The bakkie is already being used to aid the Unit's research on Robben Island.
"ASCEND to the next floor where the coffee will be fresh and hot", the invitation read. And so we did, following its aromatic trail into the spacious new home of the Avian Demography Unit (ADU) on the second floor of the PD Hahn Building.
Not only does the freshly painted space offer the famous (remember the penguins) Unit much needed extended floor space, but the ADU has now been "reunited" with its mother department, Statistical Sciences.
Speaking at the function, Director Professor Les Underhill paid tribute to his staff and students and highlighted some of the Unit's recent successes. The Southern African Frog Atlas Project is nearing completion and it is "set to rival" the Unit's landmark 1 600-page Atlas of Southern African Birds.
Acting Deputy Vice-Chancellor (Research), Professor Daya Reddy praised the Unit, reminding guests that the ADU had hit double figures in December last year when it celebrated its 10th birthday.
Reddy said that the Bird Atlas project and the publication of Peter the Penguin typified the Unit's achievements of "good science and good outreach", and congratulated Underhill on his fund-raising initiatives to grow the enterprise and support 14 postgraduate students.

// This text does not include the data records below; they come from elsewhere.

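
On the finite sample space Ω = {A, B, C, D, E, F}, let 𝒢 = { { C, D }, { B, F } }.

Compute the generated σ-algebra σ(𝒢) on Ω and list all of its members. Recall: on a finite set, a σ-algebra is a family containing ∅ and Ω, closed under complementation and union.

Initial family (4 sets): { {}, { B, F }, { C, D }, Ω }.
Round 1: +3 →
  { A, B, E, F }  = complement { C, D }
  { A, C, D, E }  = complement { B, F }
  { B, C, D, F }  = { B, F } ∪ { C, D }
  [7 total]
Round 2: 1 new —
  { A, E }  = complement { B, C, D, F }
  [8 total]
Round 3 adds nothing — fixpoint reached.

|σ(𝒢)| = 8.  σ(𝒢) = { {}, { A, E }, { B, F }, { C, D }, { A, B, E, F }, { A, C, D, E }, { B, C, D, F }, Ω }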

The celebratory "Unit warming" breakfast was also an opportunity for the official handover by Colin Schmidt (Porter's Auto) of the keys to a new acquisition, a Ford Bantam bakkie. The ADU's postgraduate students on Robben Island are already using the vehicle to transport them around the Island so that they can collect research data far more efficiently than in the past.
Doctoral student Kathy Calf said she and other students had spent hours trekking about the Island collecting information on birds such as penguins and oystercatchers. "The new bakkie now allows us to sneak up on oystercatcher chicks and collect data from 10 to 15 nests a day, many more than we could on foot."